The DMRL spaces also provide another approach to distance teaching and learning. It is hard to describe these effects in words since the experience is “physical”, and the sense of presence must be experienced. Some features of a DMRL space we have already experimented with, are:
- Custom ways of mounting as many screens as needed to the virtual walls.
- Group forums for discussions in a shared space without interference from others.
- 3D representations of objects that can be viewed spatially and from different viewpoints.
- Recording experiences from any viewpoint including from the participant’s perspective.
- Directing the user’s gaze to features of interest.
DMRL holds the potential to make remote teaching more immersive, and to give a real sense of physical presence in the space. Being in a virtual space also adds dimensionality to the teaching objects that can be viewed in a three-dimensional space from multiple viewpoints, instead of displaying information on a two dimensional screen. As part of project Presence, students are trying to test these concepts in mixed reality, and trying to translate them into potential use cases and applications for augmented reality.

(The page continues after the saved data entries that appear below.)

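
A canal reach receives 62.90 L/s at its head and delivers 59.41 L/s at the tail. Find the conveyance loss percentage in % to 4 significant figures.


Approach: apply the conveyance loss ratio, loss% = ((Q_head - Q_tail)/Q_head)*100.
loss = ((62.90 - 59.41)/62.90)*100 = 5.548 %
Therefore the conveyance loss percentage = 5.548 %.


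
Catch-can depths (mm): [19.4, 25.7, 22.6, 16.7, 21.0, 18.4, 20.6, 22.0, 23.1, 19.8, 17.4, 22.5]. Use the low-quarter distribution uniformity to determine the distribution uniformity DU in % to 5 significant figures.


Approach: apply the low-quarter distribution uniformity, DU = (mean of lowest quarter of readings / overall mean)*100.
sorted lowest 3 of 12: [16.7, 17.4, 18.4] -> mean = 17.50000 mm
overall mean = 20.76667 mm
DU = (17.50000/20.76667)*100 = 84.270 %
Therefore the distribution uniformity DU = 84.270 %.


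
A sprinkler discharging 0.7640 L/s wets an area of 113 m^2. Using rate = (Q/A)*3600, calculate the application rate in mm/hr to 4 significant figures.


rate = (0.7640 / 113) * 3600 = 24.34 mm/hr
Therefore the application rate = 24.34 mm/hr.


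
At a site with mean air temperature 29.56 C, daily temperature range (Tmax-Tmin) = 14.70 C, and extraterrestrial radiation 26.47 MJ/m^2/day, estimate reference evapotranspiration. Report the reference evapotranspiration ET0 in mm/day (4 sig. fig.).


Approach: apply the Hargreaves-Samani method, ET0 = 0.0023*(Tmean+17.8)*sqrt(Tmax-Tmin)*0.408*Ra.
ET0 = 0.0023*(29.56+17.8)*sqrt(14.70)*0.408*26.47 = 4.510 mm/day
Therefore the reference evapotranspiration ET0 = 4.510 mm/day.


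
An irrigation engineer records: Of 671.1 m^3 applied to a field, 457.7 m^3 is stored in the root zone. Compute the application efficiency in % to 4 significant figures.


Approach: apply the application efficiency ratio, Ea = (stored/applied)*100.
Ea = (457.7/671.1)*100 = 68.20 %
Therefore the application efficiency = 68.20 %.


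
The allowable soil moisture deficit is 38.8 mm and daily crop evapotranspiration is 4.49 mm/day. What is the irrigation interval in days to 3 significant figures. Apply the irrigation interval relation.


Approach: apply the irrigation interval relation, interval = SMD / ETc.
interval = 38.8 / 4.49 = 8.64 days
Therefore the irrigation interval = 8.64 days.


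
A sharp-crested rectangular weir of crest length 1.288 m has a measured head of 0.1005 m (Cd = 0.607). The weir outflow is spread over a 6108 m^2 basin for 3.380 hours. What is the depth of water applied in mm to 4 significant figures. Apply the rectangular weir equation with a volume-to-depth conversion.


Approach: apply the rectangular weir equation with a volume-to-depth conversion, Q = (2/3)*Cd*L*sqrt(2g)*H^1.5; d = Q*t/A * 1000.
Step 1 — weir discharge:
  Q = (2/3)*0.607*1.288*sqrt(2*9.81)*0.1005^1.5 = 0.0735549 m^3/s
Step 2 — volume: V = 0.0735549 * 3.380*3600 = 895.017 m^3
Step 3 — depth: d = V/A * 1000 = 895.017/6108 * 1000 = 146.5 mm
Therefore the depth of water applied = 146.5 mm.


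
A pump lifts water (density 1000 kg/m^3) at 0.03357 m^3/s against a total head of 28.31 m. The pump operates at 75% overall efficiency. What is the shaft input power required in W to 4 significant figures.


Approach: apply hydraulic power then efficiency conversion, P = rho*g*Q*H; P_in = P/eta.
Step 1 — hydraulic power (P = rho*g*Q*H):
  P = 1000 * 9.81 * 0.03357 * 28.31 = 9323.10 W
Step 2 — input power: P_in = P/eta = 9323.10 / 0.75 = 12430 W
Therefore the shaft input power required = 12430 W.


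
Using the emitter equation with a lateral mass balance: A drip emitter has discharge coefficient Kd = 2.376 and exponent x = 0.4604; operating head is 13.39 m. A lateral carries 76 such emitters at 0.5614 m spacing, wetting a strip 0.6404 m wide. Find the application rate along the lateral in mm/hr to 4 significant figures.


Approach: apply the emitter equation with a lateral mass balance, q = Kd*h^x; Q = n*q; rate = Q/(n*spacing*width).
Step 1 — single emitter flow (q = Kd*h^x):
  q = 2.376 * 13.39^0.4604 = 7.84542 L/hr
Step 2 — total lateral flow: Q = 76 * 7.84542 = 596.252 L/hr
Step 3 — wetted area: A = 76 * 0.5614 * 0.6404 = 27.3236 m^2
Step 4 — application rate: Q/A = 596.252/27.3236 = 21.82 mm/hr
Therefore the application rate along the lateral = 21.82 mm/hr.


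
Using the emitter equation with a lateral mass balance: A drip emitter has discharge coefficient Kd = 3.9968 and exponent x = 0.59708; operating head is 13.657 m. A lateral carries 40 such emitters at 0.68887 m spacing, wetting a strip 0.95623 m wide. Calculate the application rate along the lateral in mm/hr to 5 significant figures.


Approach: apply the emitter equation with a lateral mass balance, q = Kd*h^x; Q = n*q; rate = Q/(n*spacing*width).
Step 1 — single emitter flow (q = Kd*h^x):
  q = 3.9968 * 13.657^0.59708 = 19.03752 L/hr
Step 2 — total lateral flow: Q = 40 * 19.03752 = 761.5008 L/hr
Step 3 — wetted area: A = 40 * 0.68887 * 0.95623 = 26.34873 m^2
Step 4 — application rate: Q/A = 761.5008/26.34873 = 28.901 mm/hr
Therefore the application rate along the lateral = 28.901 mm/hr.


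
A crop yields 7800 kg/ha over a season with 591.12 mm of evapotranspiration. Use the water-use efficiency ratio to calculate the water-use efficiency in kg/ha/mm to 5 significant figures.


Approach: apply the water-use efficiency ratio, WUE = yield/ET.
WUE = 7800 / 591.12 = 13.195 kg/ha/mm
Therefore the water-use efficiency = 13.195 kg/ha/mm.


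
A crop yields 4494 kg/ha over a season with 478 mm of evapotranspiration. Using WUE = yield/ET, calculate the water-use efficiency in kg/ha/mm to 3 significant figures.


WUE = 4494 / 478 = 9.40 kg/ha/mm
Therefore the water-use efficiency = 9.40 kg/ha/mm.


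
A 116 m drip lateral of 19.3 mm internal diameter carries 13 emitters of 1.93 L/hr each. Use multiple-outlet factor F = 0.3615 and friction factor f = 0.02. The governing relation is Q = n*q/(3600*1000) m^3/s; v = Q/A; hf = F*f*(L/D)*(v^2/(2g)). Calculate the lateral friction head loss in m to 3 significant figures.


Q = 13*1.93/(3600*1000) = 6.9694e-06 m^3/s
A = pi*(19.3e-3/2)^2 = 2.9255e-04 m^2, so v = Q/A = 0.023823 m/s
hf = 0.3615*0.02*(116/0.0193)*(0.023823^2/(2*9.81)) = 0.00126 m
Therefore the lateral friction head loss = 0.00126 m.


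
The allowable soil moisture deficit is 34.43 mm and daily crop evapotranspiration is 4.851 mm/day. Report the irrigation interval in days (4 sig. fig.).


Approach: apply the irrigation interval relation, interval = SMD / ETc.
interval = 34.43 / 4.851 = 7.098 days
Therefore the irrigation interval = 7.098 days.


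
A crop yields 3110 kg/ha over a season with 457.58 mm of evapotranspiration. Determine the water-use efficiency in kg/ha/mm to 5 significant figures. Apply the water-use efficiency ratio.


Approach: apply the water-use efficiency ratio, WUE = yield/ET.
WUE = 3110 / 457.58 = 6.7966 kg/ha/mm
Therefore the water-use efficiency = 6.7966 kg/ha/mm.


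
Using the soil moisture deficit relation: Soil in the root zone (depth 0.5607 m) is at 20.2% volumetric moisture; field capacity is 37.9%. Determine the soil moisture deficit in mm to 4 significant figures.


Approach: apply the soil moisture deficit relation, SMD = (FC - theta)/100 * depth * 1000.
SMD = (37.9 - 20.2)/100 * 0.5607 * 1000 = 99.24 mm
Therefore the soil moisture deficit = 99.24 mm.


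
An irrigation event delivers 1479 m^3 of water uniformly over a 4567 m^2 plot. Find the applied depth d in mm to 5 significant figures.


Approach: apply depth from volume over area, d = (V/A)*1000.
d = (1479 / 4567) * 1000 = 323.84 mm
Therefore the applied depth d = 323.84 mm.


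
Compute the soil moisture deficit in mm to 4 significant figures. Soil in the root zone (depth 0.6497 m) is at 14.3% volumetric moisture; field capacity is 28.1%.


Approach: apply the soil moisture deficit relation, SMD = (FC - theta)/100 * depth * 1000.
SMD = (28.1 - 14.3)/100 * 0.6497 * 1000 = 89.66 mm
Therefore the soil moisture deficit = 89.66 mm.


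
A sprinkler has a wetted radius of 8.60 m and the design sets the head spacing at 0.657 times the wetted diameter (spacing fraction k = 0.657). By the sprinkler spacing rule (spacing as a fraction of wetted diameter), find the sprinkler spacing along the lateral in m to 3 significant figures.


Approach: apply the sprinkler spacing rule (spacing as a fraction of wetted diameter), S = k*(2*R).
S = 0.657 * (2 * 8.60) = 11.3 m
Therefore the sprinkler spacing along the lateral = 11.3 m.


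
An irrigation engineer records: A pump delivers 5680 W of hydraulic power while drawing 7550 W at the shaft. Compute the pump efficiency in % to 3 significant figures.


Approach: apply the efficiency ratio, eta = (P_out/P_in)*100.
eta = (5680 / 7550) * 100 = 75.2 %
Therefore the pump efficiency = 75.2 %.


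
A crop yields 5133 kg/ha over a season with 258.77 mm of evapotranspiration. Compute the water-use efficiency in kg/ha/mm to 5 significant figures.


Approach: apply the water-use efficiency ratio, WUE = yield/ET.
WUE = 5133 / 258.77 = 19.836 kg/ha/mm
Therefore the water-use efficiency = 19.836 kg/ha/mm.


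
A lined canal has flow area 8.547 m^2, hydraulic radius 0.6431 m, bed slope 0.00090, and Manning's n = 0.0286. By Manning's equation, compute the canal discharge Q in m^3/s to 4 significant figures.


Approach: apply Manning's equation, Q = (1/n)*A*R^(2/3)*S^(1/2).
Q = (1/0.0286) * 8.547 * 0.6431^(2/3) * 0.00090^(1/2) = 6.680 m^3/s
Therefore the canal discharge Q = 6.680 m^3/s.


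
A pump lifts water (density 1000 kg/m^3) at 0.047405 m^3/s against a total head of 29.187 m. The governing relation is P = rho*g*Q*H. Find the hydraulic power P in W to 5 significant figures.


P = 1000 * 9.81 * 0.047405 * 29.187 = 13573 W
Therefore the hydraulic power P = 13573 W.


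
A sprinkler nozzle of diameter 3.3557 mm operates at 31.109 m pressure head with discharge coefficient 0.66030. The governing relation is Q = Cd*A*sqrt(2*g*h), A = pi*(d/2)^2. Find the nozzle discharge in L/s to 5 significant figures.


A = pi*(3.3557e-3/2)^2 = 8.844151e-06 m^2
Q = 0.66030 * 8.844151e-06 * sqrt(2*9.81*31.109) * 1000 = 0.14427 L/s
Therefore the nozzle discharge = 0.14427 L/s.


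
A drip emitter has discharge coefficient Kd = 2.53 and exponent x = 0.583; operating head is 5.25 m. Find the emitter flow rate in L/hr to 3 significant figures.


Approach: apply the emitter characteristic equation, q = Kd * h^x.
q = 2.53 * 5.25^0.583 = 6.65 L/hr
Therefore the emitter flow rate = 6.65 L/hr.


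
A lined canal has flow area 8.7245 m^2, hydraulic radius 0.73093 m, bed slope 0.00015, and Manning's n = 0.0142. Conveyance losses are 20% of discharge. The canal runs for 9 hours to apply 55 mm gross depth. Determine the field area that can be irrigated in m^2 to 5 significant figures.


Approach: apply Manning's equation with a conveyance and depth budget, Q = (1/n)*A*R^(2/3)*S^(1/2); Q_field = Q*(1-loss); Area = Q_field*t/(d/1000).
Step 1 — canal discharge (Manning's equation):
  Q = (1/0.0142) * 8.7245 * 0.73093^(2/3) * 0.00015^(1/2) = 6.105881 m^3/s
Step 2 — delivered flow: Q_field = 6.105881*(1 - 20/100) = 4.884705 m^3/s
Step 3 — volume delivered: V = 4.884705 * 9*3600 = 158264.4 m^3
Step 4 — area served: A = V / (depth/1000) = 158264.4 / 0.055 = 2877500 m^2
Therefore the field area that can be irrigated = 2877500 m^2.


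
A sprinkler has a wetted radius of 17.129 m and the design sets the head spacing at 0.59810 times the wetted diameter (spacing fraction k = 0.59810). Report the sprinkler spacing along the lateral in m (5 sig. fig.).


Approach: apply the sprinkler spacing rule (spacing as a fraction of wetted diameter), S = k*(2*R).
S = 0.59810 * (2 * 17.129) = 20.490 m
Therefore the sprinkler spacing along the lateral = 20.490 m.


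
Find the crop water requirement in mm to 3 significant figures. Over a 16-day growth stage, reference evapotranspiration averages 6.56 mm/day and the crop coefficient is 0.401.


Approach: apply the crop water requirement relation, CWR = ET0 * Kc * days.
CWR = 6.56 * 0.401 * 16 = 42.1 mm
Therefore the crop water requirement = 42.1 mm.


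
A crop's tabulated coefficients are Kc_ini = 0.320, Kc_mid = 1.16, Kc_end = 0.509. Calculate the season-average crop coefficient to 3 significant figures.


Approach: apply a simple seasonal average, Kc_avg = (Kc_ini + Kc_mid + Kc_end)/3.
Kc_avg = (0.320 + 1.16 + 0.509)/3 = 0.663
Therefore the season-average crop coefficient = 0.663.


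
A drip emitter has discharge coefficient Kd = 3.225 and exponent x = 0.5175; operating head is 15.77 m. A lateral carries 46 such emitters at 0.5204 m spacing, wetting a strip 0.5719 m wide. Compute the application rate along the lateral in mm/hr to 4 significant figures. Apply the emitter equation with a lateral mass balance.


Approach: apply the emitter equation with a lateral mass balance, q = Kd*h^x; Q = n*q; rate = Q/(n*spacing*width).
Step 1 — single emitter flow (q = Kd*h^x):
  q = 3.225 * 15.77^0.5175 = 13.4403 L/hr
Step 2 — total lateral flow: Q = 46 * 13.4403 = 618.252 L/hr
Step 3 — wetted area: A = 46 * 0.5204 * 0.5719 = 13.6904 m^2
Step 4 — application rate: Q/A = 618.252/13.6904 = 45.16 mm/hr
Therefore the application rate along the lateral = 45.16 mm/hr.


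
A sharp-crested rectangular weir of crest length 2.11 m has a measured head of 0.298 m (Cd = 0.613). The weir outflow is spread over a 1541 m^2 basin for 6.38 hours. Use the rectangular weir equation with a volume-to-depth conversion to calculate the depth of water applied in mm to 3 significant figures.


Approach: apply the rectangular weir equation with a volume-to-depth conversion, Q = (2/3)*Cd*L*sqrt(2g)*H^1.5; d = Q*t/A * 1000.
Step 1 — weir discharge:
  Q = (2/3)*0.613*2.11*sqrt(2*9.81)*0.298^1.5 = 0.62133 m^3/s
Step 2 — volume: V = 0.62133 * 6.38*3600 = 14271 m^3
Step 3 — depth: d = V/A * 1000 = 14271/1541 * 1000 = 9260 mm
Therefore the depth of water applied = 9260 mm.


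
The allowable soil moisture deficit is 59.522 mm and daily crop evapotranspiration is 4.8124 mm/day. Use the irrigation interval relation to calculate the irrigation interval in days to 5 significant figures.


Approach: apply the irrigation interval relation, interval = SMD / ETc.
interval = 59.522 / 4.8124 = 12.368 days
Therefore the irrigation interval = 12.368 days.


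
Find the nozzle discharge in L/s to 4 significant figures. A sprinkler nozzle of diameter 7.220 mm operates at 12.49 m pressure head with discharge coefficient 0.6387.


Approach: apply the orifice equation, Q = Cd*A*sqrt(2*g*h), A = pi*(d/2)^2.
A = pi*(7.220e-3/2)^2 = 4.09415e-05 m^2
Q = 0.6387 * 4.09415e-05 * sqrt(2*9.81*12.49) * 1000 = 0.4093 L/s
Therefore the nozzle discharge = 0.4093 L/s.


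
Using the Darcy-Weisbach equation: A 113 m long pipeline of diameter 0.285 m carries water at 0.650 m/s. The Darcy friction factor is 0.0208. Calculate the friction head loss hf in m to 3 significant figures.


Approach: apply the Darcy-Weisbach equation, hf = f*(L/D)*(v^2/(2g)).
hf = 0.0208 * (113/0.285) * (0.650^2 / (2*9.81))
hf = 0.178 m
Therefore the friction head loss hf = 0.178 m.


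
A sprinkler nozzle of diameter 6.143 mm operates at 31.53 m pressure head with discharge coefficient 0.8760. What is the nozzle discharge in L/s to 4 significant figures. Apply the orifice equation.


Approach: apply the orifice equation, Q = Cd*A*sqrt(2*g*h), A = pi*(d/2)^2.
A = pi*(6.143e-3/2)^2 = 2.96381e-05 m^2
Q = 0.8760 * 2.96381e-05 * sqrt(2*9.81*31.53) * 1000 = 0.6458 L/s
Therefore the nozzle discharge = 0.6458 L/s.


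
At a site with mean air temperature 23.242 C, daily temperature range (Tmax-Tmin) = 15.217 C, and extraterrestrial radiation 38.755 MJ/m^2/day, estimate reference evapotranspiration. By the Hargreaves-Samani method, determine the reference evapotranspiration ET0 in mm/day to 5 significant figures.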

An initial result from research on DMRL is the prototype application ChronoPlay. It is an educational game built for PC and mobile devices that engages the player with a time ordering quiz of historical events from the Big Bang up to the present. The timeline data can be replaced with players’ own data. In addition, we also collaborated with the Auckland Museum by taking the augmented reality setting, and converting the Museum’s data into a learning experience, which allowed people to physically move along the timeline of historic events that was displayed as a holographic projection.
Potential for broad usage
The use of DMRL can profoundly transform education. All work undertaken is seeking to “productionalise” so that other teaching and learning groups in the University can also adopt the technologies. We have established a collaboration with the Faculty of Education to ensure a sound pedagogical involvement in these new concepts. DMRL has been increasingly demonstrated in many other educational settings. Examples including the Case Western Reserve University project, and a published paper titled Maps and Globes in Virtual Reality from Monash University, are interesting, and will facilitate a leap forward in productivity, collaboration and innovation. The research is supported by the Dean of Business School, and aims to be the starting point for on-going support and development of virtual teaching and learning spaces.